The above loop is the outermost loop, the following codes are placed inside this for loop

  • Preprocess the frames

      blob = cv2.dnn.blobFromImage(image, 0.00392, (416, 416), swapRB=True, crop=False)
          net.setInput(blob)
    

    blobFromImage module resize the image 426x416, swapRB swap the color channels RBG to BGR for the input process.

          outs = net.forward(net.getUnconnectedOutLayersNames())
    

    net.getUnconnectedOutLayersNames() - used to retrieve the names of output layers that do not have any connections, net. forward, forward the input to the network.

  • Define threshold levels

      conf_threshold = 0.5
      nms_threshold = 0.4
    

    If the confidence level is below the threshold level means the image won't be considered.
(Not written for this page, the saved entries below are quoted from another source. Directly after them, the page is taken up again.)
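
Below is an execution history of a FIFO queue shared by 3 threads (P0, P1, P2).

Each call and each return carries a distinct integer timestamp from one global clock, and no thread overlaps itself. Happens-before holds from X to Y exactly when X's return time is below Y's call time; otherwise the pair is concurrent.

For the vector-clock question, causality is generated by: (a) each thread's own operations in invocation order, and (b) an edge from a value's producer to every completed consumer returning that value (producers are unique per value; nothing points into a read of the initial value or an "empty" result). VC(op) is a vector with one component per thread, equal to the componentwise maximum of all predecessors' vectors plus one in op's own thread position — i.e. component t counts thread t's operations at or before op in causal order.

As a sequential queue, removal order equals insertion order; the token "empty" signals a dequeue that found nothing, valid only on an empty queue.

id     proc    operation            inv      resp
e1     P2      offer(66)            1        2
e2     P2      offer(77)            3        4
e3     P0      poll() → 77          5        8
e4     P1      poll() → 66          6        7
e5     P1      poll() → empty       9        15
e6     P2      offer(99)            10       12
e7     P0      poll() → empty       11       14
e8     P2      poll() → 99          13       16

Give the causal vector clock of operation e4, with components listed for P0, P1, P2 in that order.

invoked at 1, e1 has no predecessors; its own P2 bump gives (0, 0, 1)
e2, invoked 3, takes VC(e1)=(0, 0, 1) under max, adds 1 for P2 → (0, 0, 2)
e4, invoked 6, takes VC(e1)=(0, 0, 1) under max, adds 1 for P1 → (0, 1, 1)
e6, invoked 10, takes VC(e2)=(0, 0, 2) under max, adds 1 for P2 → (0, 0, 3)
e5, invoked 9, takes VC(e4)=(0, 1, 1) under max, adds 1 for P1 → (0, 2, 1)
e3, invoked 5, takes VC(e2)=(0, 0, 2) under max, adds 1 for P0 → (1, 0, 2)
e8, invoked 13, takes VC(e6)=(0, 0, 3) under max, adds 1 for P2 → (0, 0, 4)
e7, invoked 11, takes VC(e3)=(1, 0, 2) under max, adds 1 for P0 → (2, 0, 2)
target: VC(e4) = (0, 1, 1)

(0, 1, 1)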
  • Initialize lists to store the detection levels.

      class_ids = []
      confidences = []
      boxes = []
    
  • Detection process

      for out in outs:
              for detection in out:
                  scores = detection[5:]
                  class_id = np.argmax(scores)
                  confidence = scores[class_id]
    
                  if confidence > conf_threshold and class_id == 0:  # 0 corresponds to the 'person' class
                      center_x = int(detection[0] * width)
                      center_y = int(detection[1] * height)
                      w = int(detection[2] * width)
                      h = int(detection[3] * height)
                      x = int(center_x - w / 2)
                      y = int(center_y - h / 2)
    
                      class_ids.append(class_id)
                      confidences.append(float(confidence))
                      boxes.append([x, y, w, h])
    

    If the class is 0 means it's people we can draw a boundary box for that person.

  • Apply non-maximum suppression, to filter out the overlapping boundaries.
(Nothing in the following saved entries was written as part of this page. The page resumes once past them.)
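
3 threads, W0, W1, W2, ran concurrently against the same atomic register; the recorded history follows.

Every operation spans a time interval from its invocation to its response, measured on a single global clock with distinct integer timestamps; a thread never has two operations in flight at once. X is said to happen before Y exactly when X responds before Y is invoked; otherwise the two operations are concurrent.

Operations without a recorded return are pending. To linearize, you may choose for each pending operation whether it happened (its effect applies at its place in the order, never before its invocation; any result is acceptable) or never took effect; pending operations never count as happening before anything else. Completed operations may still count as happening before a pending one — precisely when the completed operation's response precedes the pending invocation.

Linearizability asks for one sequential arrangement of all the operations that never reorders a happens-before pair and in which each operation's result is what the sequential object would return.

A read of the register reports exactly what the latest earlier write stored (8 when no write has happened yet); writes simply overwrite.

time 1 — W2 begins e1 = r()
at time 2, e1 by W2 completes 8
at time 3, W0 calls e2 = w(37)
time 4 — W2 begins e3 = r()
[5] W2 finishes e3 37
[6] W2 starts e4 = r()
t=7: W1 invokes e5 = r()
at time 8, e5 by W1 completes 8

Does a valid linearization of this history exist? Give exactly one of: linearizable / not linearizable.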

      indices = cv2.dnn.NMSBoxes(boxes, confidences, conf_threshold, nms_threshold)
    

I conclude my process by printing the frames that have the lowest and highest count of detection from the footage.

if count > highest_people_count:
        highest_people_count = count
        highest_frame_number = i
    if count < lowest_people_count:
        lowest_people_count = count
        lowest_frame_number = i
if highest_frame_number != -1:
    print(f"Frame {highest_frame_number} has the highest people count: {highest_people_count}")
if lowest_frame_number != -1:
    print(f"Frame {lowest_frame_number} has the lowest people count: {lowest_people_count}")

This is my output

Frame 3 has the highest people count: 5
Frame 14 has the lowest people count: 2

Conclusion

This may look simple but too many concepts are used here, Try to change every single parameter, and before jumping into the code be familiar with basic deep learning concepts and neural network architecture. I try to cover the basics alone, even am also new to this field, I hope that I try to cover everything in my upcoming blogs.